As any Internet surfer knows, a keyword search via Google or Yahoo doesn’t always yield the desired results. A new book co-authored by a University of Missouri-Rolla computer scientist outlines a method of dealing with Internet data that would improve and simplify web searches.
Web Data Management: A Warehouse Approach, co-written by Dr. Sanjay Madria, an assistant professor of computer science at UMR, will be published in mid-October by the scientific publishing company Springer as part of its Professional Computing series. It is the first book to focus on the warehouse approach to web data management.
Due to its irregular nature and lack of a pre-defined structure, conducting an internet search can be difficult, Madria says. "Internet users must rely on search engines like Google or Yahoo, which retrieve data based on a keyword search," says Madria. "This data is often unreliable because the mere presence of a keyword on a webpage does not mean that page belongs to the domain of interest," Madria explains.

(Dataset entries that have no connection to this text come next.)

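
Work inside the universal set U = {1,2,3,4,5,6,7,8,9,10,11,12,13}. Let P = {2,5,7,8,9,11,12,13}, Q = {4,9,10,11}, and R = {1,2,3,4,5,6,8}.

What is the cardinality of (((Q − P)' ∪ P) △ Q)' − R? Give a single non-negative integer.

Q − P = {4,10}
(Q − P)' = {1,2,3,5,6,7,8,9,11,12,13}
(Q − P)' ∪ P = {1,2,3,5,6,7,8,9,11,12,13}
((Q − P)' ∪ P) △ Q = {1,2,3,4,5,6,7,8,10,12,13}
(((Q − P)' ∪ P) △ Q)' = {9,11}
(((Q − P)' ∪ P) △ Q)' − R = {9,11}
|(((Q − P)' ∪ P) △ Q)' − R| = 2

2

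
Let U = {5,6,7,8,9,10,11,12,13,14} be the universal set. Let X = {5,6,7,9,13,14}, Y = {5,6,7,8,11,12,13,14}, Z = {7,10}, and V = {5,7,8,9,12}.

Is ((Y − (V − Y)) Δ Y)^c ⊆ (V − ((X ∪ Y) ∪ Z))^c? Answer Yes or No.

Yes

V − Y = {9}
Y − (V − Y) = {5,6,7,8,11,12,13,14}
(Y − (V − Y)) Δ Y = {}
((Y − (V − Y)) Δ Y)^c = {5,6,7,8,9,10,11,12,13,14}
X ∪ Y = {5,6,7,8,9,11,12,13,14}
(X ∪ Y) ∪ Z = {5,6,7,8,9,10,11,12,13,14}
V − ((X ∪ Y) ∪ Z) = {}
(V − ((X ∪ Y) ∪ Z))^c = {5,6,7,8,9,10,11,12,13,14}
Every element of {5,6,7,8,9,10,11,12,13,14} is in {5,6,7,8,9,10,11,12,13,14}, so ((Y − (V − Y)) Δ Y)^c ⊆ (V − ((X ∪ Y) ∪ Z))^c.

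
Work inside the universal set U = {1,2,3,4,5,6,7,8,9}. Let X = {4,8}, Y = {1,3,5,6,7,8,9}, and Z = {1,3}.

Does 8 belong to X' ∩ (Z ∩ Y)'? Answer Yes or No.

No

8 ∈ X, so 8 ∉ X'
8 ∉ Z and 8 ∈ Y, so 8 ∉ Z ∩ Y
8 ∈ (Z ∩ Y)' since 8 ∉ (Z ∩ Y)
8 ∉ X' and 8 ∈ (Z ∩ Y)', so 8 ∉ X' ∩ (Z ∩ Y)'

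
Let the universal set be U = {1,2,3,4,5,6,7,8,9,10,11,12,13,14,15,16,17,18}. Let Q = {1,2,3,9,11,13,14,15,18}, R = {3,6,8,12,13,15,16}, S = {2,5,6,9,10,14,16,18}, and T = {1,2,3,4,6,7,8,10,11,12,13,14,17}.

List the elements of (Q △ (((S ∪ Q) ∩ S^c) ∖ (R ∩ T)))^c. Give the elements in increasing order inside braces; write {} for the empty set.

S ∪ Q = {1,2,3,5,6,9,10,11,13,14,15,16,18}
S^c = {1,3,4,7,8,11,12,13,15,17}
(S ∪ Q) ∩ S^c = {1,3,11,13,15}
R ∩ T = {3,6,8,12,13}
((S ∪ Q) ∩ S^c) ∖ (R ∩ T) = {1,11,15}
Q △ (((S ∪ Q) ∩ S^c) ∖ (R ∩ T)) = {2,3,9,13,14,18}
(Q △ (((S ∪ Q) ∩ S^c) ∖ (R ∩ T)))^c = {1,4,5,6,7,8,10,11,12,15,16,17}

{1,4,5,6,7,8,10,11,12,15,16,17}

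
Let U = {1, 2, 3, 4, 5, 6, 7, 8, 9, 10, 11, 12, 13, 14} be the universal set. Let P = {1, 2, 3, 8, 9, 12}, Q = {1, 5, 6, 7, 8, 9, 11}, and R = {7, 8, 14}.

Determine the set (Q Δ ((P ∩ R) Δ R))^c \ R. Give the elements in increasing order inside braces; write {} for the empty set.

{2, 3, 4, 10, 12, 13}

P ∩ R = {8}
(P ∩ R) Δ R = {7, 14}
Q Δ ((P ∩ R) Δ R) = {1, 5, 6, 8, 9, 11, 14}
(Q Δ ((P ∩ R) Δ R))^c = {2, 3, 4, 7, 10, 12, 13}
(Q Δ ((P ∩ R) Δ R))^c \ R = {2, 3, 4, 10, 12, 13}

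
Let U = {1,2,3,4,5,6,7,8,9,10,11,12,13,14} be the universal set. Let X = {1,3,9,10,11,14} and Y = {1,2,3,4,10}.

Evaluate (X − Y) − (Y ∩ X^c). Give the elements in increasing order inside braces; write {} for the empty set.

X − Y = {9,11,14}
X^c = {2,4,5,6,7,8,12,13}
Y ∩ X^c = {2,4}
(X − Y) − (Y ∩ X^c) = {9,11,14}

{9,11,14}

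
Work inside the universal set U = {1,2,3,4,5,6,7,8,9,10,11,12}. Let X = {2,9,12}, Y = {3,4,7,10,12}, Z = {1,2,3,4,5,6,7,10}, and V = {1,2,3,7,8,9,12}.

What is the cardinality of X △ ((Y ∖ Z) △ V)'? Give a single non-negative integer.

7

Y ∖ Z = {12}
(Y ∖ Z) △ V = {1,2,3,7,8,9}
((Y ∖ Z) △ V)' = {4,5,6,10,11,12}
X △ ((Y ∖ Z) △ V)' = {2,4,5,6,9,10,11}
|X △ ((Y ∖ Z) △ V)'| = 7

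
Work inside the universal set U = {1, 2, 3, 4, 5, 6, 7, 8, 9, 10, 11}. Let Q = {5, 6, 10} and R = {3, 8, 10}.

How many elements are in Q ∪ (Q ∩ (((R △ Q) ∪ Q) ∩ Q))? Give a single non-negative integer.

R △ Q = {3, 5, 6, 8}
(R △ Q) ∪ Q = {3, 5, 6, 8, 10}
((R △ Q) ∪ Q) ∩ Q = {5, 6, 10}
Q ∩ (((R △ Q) ∪ Q) ∩ Q) = {5, 6, 10}
Q ∪ (Q ∩ (((R △ Q) ∪ Q) ∩ Q)) = {5, 6, 10}
|Q ∪ (Q ∩ (((R △ Q) ∪ Q) ∩ Q))| = 3

3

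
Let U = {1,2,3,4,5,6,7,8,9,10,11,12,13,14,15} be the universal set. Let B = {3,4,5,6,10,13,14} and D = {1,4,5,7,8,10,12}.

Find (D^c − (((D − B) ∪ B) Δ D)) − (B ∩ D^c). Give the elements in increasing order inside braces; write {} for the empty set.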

These search engines are centralized repositories of data and leave the user no means to manage the data as they wish.
By using the warehouse technology detailed in Madria’s book, however, a user can perform a web search with specified on hyperlinks or page content, then store that data in a local warehouse. "A user can then use this warehouse data for future queries with no need for another Internet search," Madria says. "Such a system is very useful for individual users and companies, who often search for data in a related domain."
The book also discusses storing data, and maintaining the warehouse data to deal with webpage updates.
Madria co-wrote the book with Dr. Sourav Bhowmick and Dr. Wee Keong Ng, two members of the information systems faculty at Nanyang Technological University in Singapore. It is the result of Madria’s research over the past five years.
Madria has taught at UMR since 2000. He specializes in web and mobile data management and teaches courses on database systems, web data management and XML, and mobile computing.